Preferably, steps i to iii comprise the steps of:

a) computing the hash value of the object to be found using the hash function;

b) moving to the first bucket given by the probe sequence for the hash value;

c) computing the hash value of the object stored in the current bucket;

d) checking if the hash value of the stored object is different from the hash value of the object to be found, and if so skipping to step g;

e) checking if the stored object matches the object to be found, and if so outputting the current bucket;

f) checking if the extend flag of the current bucket indicates that there is a subsequent object in the hash table with the same hash value, and if not aborting the search;

g) moving to the next bucket in the probe sequence; h) returning to step c.

This is an exemplary method for carrying out the invention, in which the buckets in the probe sequence and their contents are considered in turn.

The object to be found may match an object stored in a bucket only when the objects are the same. Alternatively, the object to be found may match multiple different objects. This, the search may be completed when an object is found matching the object to be found, or may continue to find multiple objects matching the object to be found.

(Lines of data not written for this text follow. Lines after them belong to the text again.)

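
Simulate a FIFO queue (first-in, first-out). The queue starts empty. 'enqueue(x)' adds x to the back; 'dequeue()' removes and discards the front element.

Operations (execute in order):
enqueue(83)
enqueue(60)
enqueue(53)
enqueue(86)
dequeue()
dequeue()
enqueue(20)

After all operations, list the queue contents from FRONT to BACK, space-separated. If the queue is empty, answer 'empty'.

enqueue(83): [83]
enqueue(60): [83, 60]
enqueue(53): [83, 60, 53]
enqueue(86): [83, 60, 53, 86]
dequeue(): [60, 53, 86]
dequeue(): [53, 86]
enqueue(20): [53, 86, 20]

Answer: 53 86 20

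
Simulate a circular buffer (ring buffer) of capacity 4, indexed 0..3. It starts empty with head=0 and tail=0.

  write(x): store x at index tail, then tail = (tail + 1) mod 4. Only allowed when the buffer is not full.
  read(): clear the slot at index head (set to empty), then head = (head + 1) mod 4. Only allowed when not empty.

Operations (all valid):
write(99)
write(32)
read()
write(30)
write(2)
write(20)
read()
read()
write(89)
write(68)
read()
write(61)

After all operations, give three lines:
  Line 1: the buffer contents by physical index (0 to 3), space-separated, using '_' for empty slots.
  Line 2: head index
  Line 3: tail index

write(99): buf=[99 _ _ _], head=0, tail=1, size=1
write(32): buf=[99 32 _ _], head=0, tail=2, size=2
read(): buf=[_ 32 _ _], head=1, tail=2, size=1
write(30): buf=[_ 32 30 _], head=1, tail=3, size=2
write(2): buf=[_ 32 30 2], head=1, tail=0, size=3
write(20): buf=[20 32 30 2], head=1, tail=1, size=4
read(): buf=[20 _ 30 2], head=2, tail=1, size=3
read(): buf=[20 _ _ 2], head=3, tail=1, size=2
write(89): buf=[20 89 _ 2], head=3, tail=2, size=3
write(68): buf=[20 89 68 2], head=3, tail=3, size=4
read(): buf=[20 89 68 _], head=0, tail=3, size=3
write(61): buf=[20 89 68 61], head=0, tail=0, size=4

Answer: 20 89 68 61
0
0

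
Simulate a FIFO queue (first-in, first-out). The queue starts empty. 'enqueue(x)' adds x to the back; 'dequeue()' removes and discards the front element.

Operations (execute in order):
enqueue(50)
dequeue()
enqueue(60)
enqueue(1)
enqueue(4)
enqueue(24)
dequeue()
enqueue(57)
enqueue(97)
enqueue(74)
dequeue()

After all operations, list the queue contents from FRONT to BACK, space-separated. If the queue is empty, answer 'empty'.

enqueue(50): [50]
dequeue(): []
enqueue(60): [60]
enqueue(1): [60, 1]
enqueue(4): [60, 1, 4]
enqueue(24): [60, 1, 4, 24]
dequeue(): [1, 4, 24]
enqueue(57): [1, 4, 24, 57]
enqueue(97): [1, 4, 24, 57, 97]
enqueue(74): [1, 4, 24, 57, 97, 74]
dequeue(): [4, 24, 57, 97, 74]

Answer: 4 24 57 97 74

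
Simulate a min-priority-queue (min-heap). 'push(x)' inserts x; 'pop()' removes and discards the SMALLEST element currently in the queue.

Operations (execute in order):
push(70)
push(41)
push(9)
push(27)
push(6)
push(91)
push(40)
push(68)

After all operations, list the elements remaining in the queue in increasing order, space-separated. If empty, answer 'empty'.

push(70): heap contents = [70]
push(41): heap contents = [41, 70]
push(9): heap contents = [9, 41, 70]
push(27): heap contents = [9, 27, 41, 70]
push(6): heap contents = [6, 9, 27, 41, 70]
push(91): heap contents = [6, 9, 27, 41, 70, 91]
push(40): heap contents = [6, 9, 27, 40, 41, 70, 91]
push(68): heap contents = [6, 9, 27, 40, 41, 68, 70, 91]

Answer: 6 9 27 40 41 68 70 91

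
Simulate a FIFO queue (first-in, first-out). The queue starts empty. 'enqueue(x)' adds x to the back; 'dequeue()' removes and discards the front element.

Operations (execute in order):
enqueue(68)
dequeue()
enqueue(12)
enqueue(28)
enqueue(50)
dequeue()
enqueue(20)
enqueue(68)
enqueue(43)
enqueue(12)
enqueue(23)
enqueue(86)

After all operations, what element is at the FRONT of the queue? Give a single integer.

enqueue(68): queue = [68]
dequeue(): queue = []
enqueue(12): queue = [12]
enqueue(28): queue = [12, 28]
enqueue(50): queue = [12, 28, 50]
dequeue(): queue = [28, 50]
enqueue(20): queue = [28, 50, 20]
enqueue(68): queue = [28, 50, 20, 68]
enqueue(43): queue = [28, 50, 20, 68, 43]
enqueue(12): queue = [28, 50, 20, 68, 43, 12]
enqueue(23): queue = [28, 50, 20, 68, 43, 12, 23]
enqueue(86): queue = [28, 50, 20, 68, 43, 12, 23, 86]

Answer: 28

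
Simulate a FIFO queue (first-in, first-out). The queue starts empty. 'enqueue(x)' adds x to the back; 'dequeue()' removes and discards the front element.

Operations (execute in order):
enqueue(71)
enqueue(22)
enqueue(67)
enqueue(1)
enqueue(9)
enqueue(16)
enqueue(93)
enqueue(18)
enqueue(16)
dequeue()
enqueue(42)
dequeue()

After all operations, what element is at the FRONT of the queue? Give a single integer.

enqueue(71): queue = [71]
enqueue(22): queue = [71, 22]
enqueue(67): queue = [71, 22, 67]
enqueue(1): queue = [71, 22, 67, 1]
enqueue(9): queue = [71, 22, 67, 1, 9]
enqueue(16): queue = [71, 22, 67, 1, 9, 16]
enqueue(93): queue = [71, 22, 67, 1, 9, 16, 93]
enqueue(18): queue = [71, 22, 67, 1, 9, 16, 93, 18]
enqueue(16): queue = [71, 22, 67, 1, 9, 16, 93, 18, 16]
dequeue(): queue = [22, 67, 1, 9, 16, 93, 18, 16]
enqueue(42): queue = [22, 67, 1, 9, 16, 93, 18, 16, 42]
dequeue(): queue = [67, 1, 9, 16, 93, 18, 16, 42]

Answer: 67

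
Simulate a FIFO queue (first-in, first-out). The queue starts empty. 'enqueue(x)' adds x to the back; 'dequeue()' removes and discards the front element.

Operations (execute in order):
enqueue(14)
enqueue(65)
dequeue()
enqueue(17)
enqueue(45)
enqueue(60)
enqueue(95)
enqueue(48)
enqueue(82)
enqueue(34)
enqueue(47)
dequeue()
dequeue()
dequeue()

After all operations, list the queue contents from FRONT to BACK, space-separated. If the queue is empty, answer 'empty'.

Answer: 60 95 48 82 34 47

Derivation:
enqueue(14): [14]
enqueue(65): [14, 65]
dequeue(): [65]
enqueue(17): [65, 17]
enqueue(45): [65, 17, 45]
enqueue(60): [65, 17, 45, 60]
enqueue(95): [65, 17, 45, 60, 95]
enqueue(48): [65, 17, 45, 60, 95, 48]
enqueue(82): [65, 17, 45, 60, 95, 48, 82]
enqueue(34): [65, 17, 45, 60, 95, 48, 82, 34]
enqueue(47): [65, 17, 45, 60, 95, 48, 82, 34, 47]
dequeue(): [17, 45, 60, 95, 48, 82, 34, 47]
dequeue(): [45, 60, 95, 48, 82, 34, 47]
dequeue(): [60, 95, 48, 82, 34, 47]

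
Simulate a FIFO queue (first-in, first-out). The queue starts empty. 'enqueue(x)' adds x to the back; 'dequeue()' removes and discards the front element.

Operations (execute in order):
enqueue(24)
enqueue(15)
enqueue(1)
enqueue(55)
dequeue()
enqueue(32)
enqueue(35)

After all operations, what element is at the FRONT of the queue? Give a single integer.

Answer: 15

Derivation:
enqueue(24): queue = [24]
enqueue(15): queue = [24, 15]
enqueue(1): queue = [24, 15, 1]
enqueue(55): queue = [24, 15, 1, 55]
dequeue(): queue = [15, 1, 55]
enqueue(32): queue = [15, 1, 55, 32]
enqueue(35): queue = [15, 1, 55, 32, 35]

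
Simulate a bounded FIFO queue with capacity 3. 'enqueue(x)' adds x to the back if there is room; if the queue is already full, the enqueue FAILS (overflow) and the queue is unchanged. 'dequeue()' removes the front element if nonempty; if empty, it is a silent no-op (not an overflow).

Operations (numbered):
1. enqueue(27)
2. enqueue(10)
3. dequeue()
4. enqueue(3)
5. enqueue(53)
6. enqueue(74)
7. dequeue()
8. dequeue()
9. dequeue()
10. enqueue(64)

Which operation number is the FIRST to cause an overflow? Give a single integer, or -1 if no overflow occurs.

Answer: 6

Derivation:
1. enqueue(27): size=1
2. enqueue(10): size=2
3. dequeue(): size=1
4. enqueue(3): size=2
5. enqueue(53): size=3
6. enqueue(74): size=3=cap → OVERFLOW (fail)
7. dequeue(): size=2
8. dequeue(): size=1
9. dequeue(): size=0
10. enqueue(64): size=1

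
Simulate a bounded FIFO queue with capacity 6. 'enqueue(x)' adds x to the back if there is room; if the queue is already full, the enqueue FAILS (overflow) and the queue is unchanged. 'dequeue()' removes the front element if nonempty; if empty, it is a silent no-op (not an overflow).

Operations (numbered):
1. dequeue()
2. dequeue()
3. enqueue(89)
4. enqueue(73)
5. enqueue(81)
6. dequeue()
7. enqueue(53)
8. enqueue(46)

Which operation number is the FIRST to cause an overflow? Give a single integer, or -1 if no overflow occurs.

1. dequeue(): empty, no-op, size=0
2. dequeue(): empty, no-op, size=0
3. enqueue(89): size=1
4. enqueue(73): size=2
5. enqueue(81): size=3
6. dequeue(): size=2
7. enqueue(53): size=3
8. enqueue(46): size=4

Answer: -1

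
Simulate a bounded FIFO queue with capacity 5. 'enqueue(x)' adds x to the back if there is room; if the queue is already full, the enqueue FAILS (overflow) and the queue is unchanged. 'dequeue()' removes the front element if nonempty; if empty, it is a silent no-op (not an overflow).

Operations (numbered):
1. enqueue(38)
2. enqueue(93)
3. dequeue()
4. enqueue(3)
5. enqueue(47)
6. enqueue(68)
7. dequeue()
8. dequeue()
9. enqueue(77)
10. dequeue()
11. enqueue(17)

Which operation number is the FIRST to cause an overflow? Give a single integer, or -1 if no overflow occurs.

1. enqueue(38): size=1
2. enqueue(93): size=2
3. dequeue(): size=1
4. enqueue(3): size=2
5. enqueue(47): size=3
6. enqueue(68): size=4
7. dequeue(): size=3
8. dequeue(): size=2
9. enqueue(77): size=3
10. dequeue(): size=2
11. enqueue(17): size=3

Answer: -1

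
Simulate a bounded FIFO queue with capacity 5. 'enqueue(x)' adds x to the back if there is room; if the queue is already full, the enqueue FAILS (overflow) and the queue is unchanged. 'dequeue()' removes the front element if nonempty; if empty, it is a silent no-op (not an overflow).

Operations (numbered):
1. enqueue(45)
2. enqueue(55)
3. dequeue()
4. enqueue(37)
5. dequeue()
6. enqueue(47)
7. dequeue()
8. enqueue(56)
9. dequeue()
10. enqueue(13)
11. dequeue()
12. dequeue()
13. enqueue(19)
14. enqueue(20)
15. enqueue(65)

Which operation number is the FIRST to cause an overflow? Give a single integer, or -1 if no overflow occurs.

1. enqueue(45): size=1
2. enqueue(55): size=2
3. dequeue(): size=1
4. enqueue(37): size=2
5. dequeue(): size=1
6. enqueue(47): size=2
7. dequeue(): size=1
8. enqueue(56): size=2
9. dequeue(): size=1
10. enqueue(13): size=2
11. dequeue(): size=1
12. dequeue(): size=0
13. enqueue(19): size=1
14. enqueue(20): size=2
15. enqueue(65): size=3

Answer: -1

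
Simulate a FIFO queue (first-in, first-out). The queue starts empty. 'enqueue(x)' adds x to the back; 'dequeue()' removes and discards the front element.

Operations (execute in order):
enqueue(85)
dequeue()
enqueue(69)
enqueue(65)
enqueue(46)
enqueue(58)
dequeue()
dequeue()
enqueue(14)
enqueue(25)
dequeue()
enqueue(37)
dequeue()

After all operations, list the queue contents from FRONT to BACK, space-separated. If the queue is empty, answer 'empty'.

Answer: 14 25 37

Derivation:
enqueue(85): [85]
dequeue(): []
enqueue(69): [69]
enqueue(65): [69, 65]
enqueue(46): [69, 65, 46]
enqueue(58): [69, 65, 46, 58]
dequeue(): [65, 46, 58]
dequeue(): [46, 58]
enqueue(14): [46, 58, 14]
enqueue(25): [46, 58, 14, 25]
dequeue(): [58, 14, 25]
enqueue(37): [58, 14, 25, 37]
dequeue(): [14, 25, 37]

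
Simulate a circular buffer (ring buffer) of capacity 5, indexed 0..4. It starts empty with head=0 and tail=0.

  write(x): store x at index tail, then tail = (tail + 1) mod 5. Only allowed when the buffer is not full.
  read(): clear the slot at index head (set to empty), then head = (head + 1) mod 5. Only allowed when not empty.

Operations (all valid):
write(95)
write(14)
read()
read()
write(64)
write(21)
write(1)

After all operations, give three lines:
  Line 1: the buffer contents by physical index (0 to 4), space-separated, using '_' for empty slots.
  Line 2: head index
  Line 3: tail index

write(95): buf=[95 _ _ _ _], head=0, tail=1, size=1
write(14): buf=[95 14 _ _ _], head=0, tail=2, size=2
read(): buf=[_ 14 _ _ _], head=1, tail=2, size=1
read(): buf=[_ _ _ _ _], head=2, tail=2, size=0
write(64): buf=[_ _ 64 _ _], head=2, tail=3, size=1
write(21): buf=[_ _ 64 21 _], head=2, tail=4, size=2
write(1): buf=[_ _ 64 21 1], head=2, tail=0, size=3

Answer: _ _ 64 21 1
2
0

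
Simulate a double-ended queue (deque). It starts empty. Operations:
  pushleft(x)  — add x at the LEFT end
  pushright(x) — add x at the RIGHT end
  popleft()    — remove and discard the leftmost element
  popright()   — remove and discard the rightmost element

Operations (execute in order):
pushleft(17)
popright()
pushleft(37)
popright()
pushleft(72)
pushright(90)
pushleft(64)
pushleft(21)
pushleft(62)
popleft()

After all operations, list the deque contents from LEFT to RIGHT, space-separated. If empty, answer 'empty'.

pushleft(17): [17]
popright(): []
pushleft(37): [37]
popright(): []
pushleft(72): [72]
pushright(90): [72, 90]
pushleft(64): [64, 72, 90]
pushleft(21): [21, 64, 72, 90]
pushleft(62): [62, 21, 64, 72, 90]
popleft(): [21, 64, 72, 90]

Answer: 21 64 72 90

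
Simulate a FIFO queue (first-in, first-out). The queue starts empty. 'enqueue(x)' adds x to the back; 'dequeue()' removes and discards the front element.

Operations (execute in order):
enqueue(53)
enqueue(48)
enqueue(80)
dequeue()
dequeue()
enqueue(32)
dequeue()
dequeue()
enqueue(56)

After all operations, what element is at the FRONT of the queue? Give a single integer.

Answer: 56

Derivation:
enqueue(53): queue = [53]
enqueue(48): queue = [53, 48]
enqueue(80): queue = [53, 48, 80]
dequeue(): queue = [48, 80]
dequeue(): queue = [80]
enqueue(32): queue = [80, 32]
dequeue(): queue = [32]
dequeue(): queue = []
enqueue(56): queue = [56]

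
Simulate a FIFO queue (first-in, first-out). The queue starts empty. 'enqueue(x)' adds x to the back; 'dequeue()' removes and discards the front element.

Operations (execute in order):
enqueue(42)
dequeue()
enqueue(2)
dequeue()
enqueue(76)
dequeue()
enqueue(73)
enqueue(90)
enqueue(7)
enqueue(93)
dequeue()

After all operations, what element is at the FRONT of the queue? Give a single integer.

enqueue(42): queue = [42]
dequeue(): queue = []
enqueue(2): queue = [2]
dequeue(): queue = []
enqueue(76): queue = [76]
dequeue(): queue = []
enqueue(73): queue = [73]
enqueue(90): queue = [73, 90]
enqueue(7): queue = [73, 90, 7]
enqueue(93): queue = [73, 90, 7, 93]
dequeue(): queue = [90, 7, 93]

Answer: 90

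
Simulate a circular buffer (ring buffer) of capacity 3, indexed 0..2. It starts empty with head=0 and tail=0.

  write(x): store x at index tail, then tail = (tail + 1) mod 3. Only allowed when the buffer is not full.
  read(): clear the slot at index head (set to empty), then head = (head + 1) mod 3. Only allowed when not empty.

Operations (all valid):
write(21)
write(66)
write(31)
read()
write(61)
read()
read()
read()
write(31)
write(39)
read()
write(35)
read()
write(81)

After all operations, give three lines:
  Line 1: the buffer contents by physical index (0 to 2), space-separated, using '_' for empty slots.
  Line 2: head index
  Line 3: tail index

Answer: 35 81 _
0
2

Derivation:
write(21): buf=[21 _ _], head=0, tail=1, size=1
write(66): buf=[21 66 _], head=0, tail=2, size=2
write(31): buf=[21 66 31], head=0, tail=0, size=3
read(): buf=[_ 66 31], head=1, tail=0, size=2
write(61): buf=[61 66 31], head=1, tail=1, size=3
read(): buf=[61 _ 31], head=2, tail=1, size=2
read(): buf=[61 _ _], head=0, tail=1, size=1
read(): buf=[_ _ _], head=1, tail=1, size=0
write(31): buf=[_ 31 _], head=1, tail=2, size=1
write(39): buf=[_ 31 39], head=1, tail=0, size=2
read(): buf=[_ _ 39], head=2, tail=0, size=1
write(35): buf=[35 _ 39], head=2, tail=1, size=2
read(): buf=[35 _ _], head=0, tail=1, size=1
write(81): buf=[35 81 _], head=0, tail=2, size=2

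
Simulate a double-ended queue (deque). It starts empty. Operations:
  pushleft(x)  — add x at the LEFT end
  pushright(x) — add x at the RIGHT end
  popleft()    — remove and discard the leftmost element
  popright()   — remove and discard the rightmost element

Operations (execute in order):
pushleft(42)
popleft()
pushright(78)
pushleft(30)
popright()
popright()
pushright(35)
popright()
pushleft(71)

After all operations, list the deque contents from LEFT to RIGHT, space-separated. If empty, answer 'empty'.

Answer: 71

Derivation:
pushleft(42): [42]
popleft(): []
pushright(78): [78]
pushleft(30): [30, 78]
popright(): [30]
popright(): []
pushright(35): [35]
popright(): []
pushleft(71): [71]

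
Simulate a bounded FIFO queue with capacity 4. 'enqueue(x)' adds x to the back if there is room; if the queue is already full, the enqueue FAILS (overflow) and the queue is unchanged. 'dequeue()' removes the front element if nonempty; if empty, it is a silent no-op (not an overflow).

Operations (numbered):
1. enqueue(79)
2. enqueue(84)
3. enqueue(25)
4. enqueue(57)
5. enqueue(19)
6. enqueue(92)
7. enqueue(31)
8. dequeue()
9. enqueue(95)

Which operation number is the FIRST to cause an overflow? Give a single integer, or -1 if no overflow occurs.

Answer: 5

Derivation:
1. enqueue(79): size=1
2. enqueue(84): size=2
3. enqueue(25): size=3
4. enqueue(57): size=4
5. enqueue(19): size=4=cap → OVERFLOW (fail)
6. enqueue(92): size=4=cap → OVERFLOW (fail)
7. enqueue(31): size=4=cap → OVERFLOW (fail)
8. dequeue(): size=3
9. enqueue(95): size=4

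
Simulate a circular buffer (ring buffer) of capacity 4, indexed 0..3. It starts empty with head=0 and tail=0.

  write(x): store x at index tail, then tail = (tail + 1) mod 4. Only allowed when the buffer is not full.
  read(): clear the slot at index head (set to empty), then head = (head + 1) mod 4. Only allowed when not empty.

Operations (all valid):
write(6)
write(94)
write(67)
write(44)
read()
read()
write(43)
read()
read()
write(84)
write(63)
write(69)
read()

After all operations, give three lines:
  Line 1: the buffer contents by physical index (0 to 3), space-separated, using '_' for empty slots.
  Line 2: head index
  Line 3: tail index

Answer: _ 84 63 69
1
0

Derivation:
write(6): buf=[6 _ _ _], head=0, tail=1, size=1
write(94): buf=[6 94 _ _], head=0, tail=2, size=2
write(67): buf=[6 94 67 _], head=0, tail=3, size=3
write(44): buf=[6 94 67 44], head=0, tail=0, size=4
read(): buf=[_ 94 67 44], head=1, tail=0, size=3
read(): buf=[_ _ 67 44], head=2, tail=0, size=2
write(43): buf=[43 _ 67 44], head=2, tail=1, size=3
read(): buf=[43 _ _ 44], head=3, tail=1, size=2
read(): buf=[43 _ _ _], head=0, tail=1, size=1
write(84): buf=[43 84 _ _], head=0, tail=2, size=2
write(63): buf=[43 84 63 _], head=0, tail=3, size=3
write(69): buf=[43 84 63 69], head=0, tail=0, size=4
read(): buf=[_ 84 63 69], head=1, tail=0, size=3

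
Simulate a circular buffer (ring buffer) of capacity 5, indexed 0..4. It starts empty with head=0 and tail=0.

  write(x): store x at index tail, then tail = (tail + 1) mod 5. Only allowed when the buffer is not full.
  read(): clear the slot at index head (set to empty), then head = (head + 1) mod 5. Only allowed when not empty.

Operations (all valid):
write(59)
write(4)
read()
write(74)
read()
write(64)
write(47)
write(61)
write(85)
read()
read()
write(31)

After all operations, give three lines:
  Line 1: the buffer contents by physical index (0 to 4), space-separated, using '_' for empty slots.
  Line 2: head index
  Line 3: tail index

write(59): buf=[59 _ _ _ _], head=0, tail=1, size=1
write(4): buf=[59 4 _ _ _], head=0, tail=2, size=2
read(): buf=[_ 4 _ _ _], head=1, tail=2, size=1
write(74): buf=[_ 4 74 _ _], head=1, tail=3, size=2
read(): buf=[_ _ 74 _ _], head=2, tail=3, size=1
write(64): buf=[_ _ 74 64 _], head=2, tail=4, size=2
write(47): buf=[_ _ 74 64 47], head=2, tail=0, size=3
write(61): buf=[61 _ 74 64 47], head=2, tail=1, size=4
write(85): buf=[61 85 74 64 47], head=2, tail=2, size=5
read(): buf=[61 85 _ 64 47], head=3, tail=2, size=4
read(): buf=[61 85 _ _ 47], head=4, tail=2, size=3
write(31): buf=[61 85 31 _ 47], head=4, tail=3, size=4

Answer: 61 85 31 _ 47
4
3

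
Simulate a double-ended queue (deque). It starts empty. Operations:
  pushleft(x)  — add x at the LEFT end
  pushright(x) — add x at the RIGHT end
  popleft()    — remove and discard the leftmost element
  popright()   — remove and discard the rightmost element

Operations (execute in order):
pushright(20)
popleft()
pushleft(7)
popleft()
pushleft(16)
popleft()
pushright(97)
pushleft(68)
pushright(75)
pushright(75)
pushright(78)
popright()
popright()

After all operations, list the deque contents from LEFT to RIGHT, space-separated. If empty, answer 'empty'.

Answer: 68 97 75

Derivation:
pushright(20): [20]
popleft(): []
pushleft(7): [7]
popleft(): []
pushleft(16): [16]
popleft(): []
pushright(97): [97]
pushleft(68): [68, 97]
pushright(75): [68, 97, 75]
pushright(75): [68, 97, 75, 75]
pushright(78): [68, 97, 75, 75, 78]
popright(): [68, 97, 75, 75]
popright(): [68, 97, 75]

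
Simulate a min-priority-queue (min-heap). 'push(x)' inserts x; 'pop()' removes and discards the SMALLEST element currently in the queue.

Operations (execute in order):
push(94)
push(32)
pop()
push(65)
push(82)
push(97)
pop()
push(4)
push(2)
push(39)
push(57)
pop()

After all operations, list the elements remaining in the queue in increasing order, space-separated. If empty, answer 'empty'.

Answer: 4 39 57 82 94 97

Derivation:
push(94): heap contents = [94]
push(32): heap contents = [32, 94]
pop() → 32: heap contents = [94]
push(65): heap contents = [65, 94]
push(82): heap contents = [65, 82, 94]
push(97): heap contents = [65, 82, 94, 97]
pop() → 65: heap contents = [82, 94, 97]
push(4): heap contents = [4, 82, 94, 97]
push(2): heap contents = [2, 4, 82, 94, 97]
push(39): heap contents = [2, 4, 39, 82, 94, 97]
push(57): heap contents = [2, 4, 39, 57, 82, 94, 97]
pop() → 2: heap contents = [4, 39, 57, 82, 94, 97]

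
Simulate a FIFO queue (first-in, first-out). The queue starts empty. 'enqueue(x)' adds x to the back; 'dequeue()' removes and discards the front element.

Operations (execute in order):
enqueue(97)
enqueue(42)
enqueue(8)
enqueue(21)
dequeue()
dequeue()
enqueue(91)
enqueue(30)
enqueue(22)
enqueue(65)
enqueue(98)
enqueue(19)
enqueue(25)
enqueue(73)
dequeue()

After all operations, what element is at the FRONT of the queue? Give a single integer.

enqueue(97): queue = [97]
enqueue(42): queue = [97, 42]
enqueue(8): queue = [97, 42, 8]
enqueue(21): queue = [97, 42, 8, 21]
dequeue(): queue = [42, 8, 21]
dequeue(): queue = [8, 21]
enqueue(91): queue = [8, 21, 91]
enqueue(30): queue = [8, 21, 91, 30]
enqueue(22): queue = [8, 21, 91, 30, 22]
enqueue(65): queue = [8, 21, 91, 30, 22, 65]
enqueue(98): queue = [8, 21, 91, 30, 22, 65, 98]
enqueue(19): queue = [8, 21, 91, 30, 22, 65, 98, 19]
enqueue(25): queue = [8, 21, 91, 30, 22, 65, 98, 19, 25]
enqueue(73): queue = [8, 21, 91, 30, 22, 65, 98, 19, 25, 73]
dequeue(): queue = [21, 91, 30, 22, 65, 98, 19, 25, 73]

Answer: 21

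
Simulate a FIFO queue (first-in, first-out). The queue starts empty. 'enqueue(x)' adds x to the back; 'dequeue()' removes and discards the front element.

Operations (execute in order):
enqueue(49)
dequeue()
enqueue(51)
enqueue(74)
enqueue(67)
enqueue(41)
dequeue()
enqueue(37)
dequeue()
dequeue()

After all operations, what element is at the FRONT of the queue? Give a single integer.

Answer: 41

Derivation:
enqueue(49): queue = [49]
dequeue(): queue = []
enqueue(51): queue = [51]
enqueue(74): queue = [51, 74]
enqueue(67): queue = [51, 74, 67]
enqueue(41): queue = [51, 74, 67, 41]
dequeue(): queue = [74, 67, 41]
enqueue(37): queue = [74, 67, 41, 37]
dequeue(): queue = [67, 41, 37]
dequeue(): queue = [41, 37]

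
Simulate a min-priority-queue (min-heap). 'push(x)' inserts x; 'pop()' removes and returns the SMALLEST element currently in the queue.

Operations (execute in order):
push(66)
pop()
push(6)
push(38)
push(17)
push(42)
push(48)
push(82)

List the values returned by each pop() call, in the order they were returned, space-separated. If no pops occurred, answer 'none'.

push(66): heap contents = [66]
pop() → 66: heap contents = []
push(6): heap contents = [6]
push(38): heap contents = [6, 38]
push(17): heap contents = [6, 17, 38]
push(42): heap contents = [6, 17, 38, 42]
push(48): heap contents = [6, 17, 38, 42, 48]
push(82): heap contents = [6, 17, 38, 42, 48, 82]

Answer: 66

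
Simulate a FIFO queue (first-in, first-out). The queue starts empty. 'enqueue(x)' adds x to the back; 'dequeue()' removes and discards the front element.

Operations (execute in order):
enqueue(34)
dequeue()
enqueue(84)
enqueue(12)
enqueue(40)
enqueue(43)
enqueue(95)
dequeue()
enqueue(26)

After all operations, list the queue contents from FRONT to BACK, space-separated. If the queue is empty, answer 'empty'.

Answer: 12 40 43 95 26

Derivation:
enqueue(34): [34]
dequeue(): []
enqueue(84): [84]
enqueue(12): [84, 12]
enqueue(40): [84, 12, 40]
enqueue(43): [84, 12, 40, 43]
enqueue(95): [84, 12, 40, 43, 95]
dequeue(): [12, 40, 43, 95]
enqueue(26): [12, 40, 43, 95, 26]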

Preferably, step c further comprises checking if the present flag of the first bucket indicates that there is no object in the hash table with the hash value of the first bucket, and if so aborting the search. If the present flag is set to False there must be no object in the hash table with the hash value of the bucket, and so the search can immediately be aborted.

Advantageously, step c further comprises checking if the contents of the current cell have been deleted, and if so recording the current bucket location is a bucket

location has not already been recorded. Further, the method advantageously comprising the steps:

dl) if a bucket location has been recorded, storing the object in the current bucket in the recorded bucket, and setting the extend flag of the recorded bucket the value of the extend flag of the current bucket; d2 ) deleting the object in the current bucket, and setting the extend flag of the current bucket to indicate that there are no subsequent objects in the hash table with the same hash value;

d3) checking if the object in the recorded bucket matches the object to be found, and if so outputting the recorded bucket;

d4) checking if the extend flag of the recorded bucket indicates that there is a subsequent object in the hash table with the same hash value, and if not aborting the search;

d5) skipping to step g. This allows the search to be performed on a hash table in which objects have been deleted. Further, by storing the location of the most recent bucket marked as deleted, and moving a subsequent object with same hash value to the recorded bucket,

subsequent searches are made more efficient

In accordance with a third aspect of the invention there is provided a computer-implemented method of deleting objects in a hash table as defined in any of claims 1 to 4, comprising the steps of:

i) computing the hash value of the object to be found using the hash function;

ii) searching the hash table for a bucket in the probe sequence containing on object that matches the object to be found;

Thus, the object to be deleted is searched for and deleted when found, and the search is aborted if it can be seen from the extend flags that it will not be possible for the object to be found.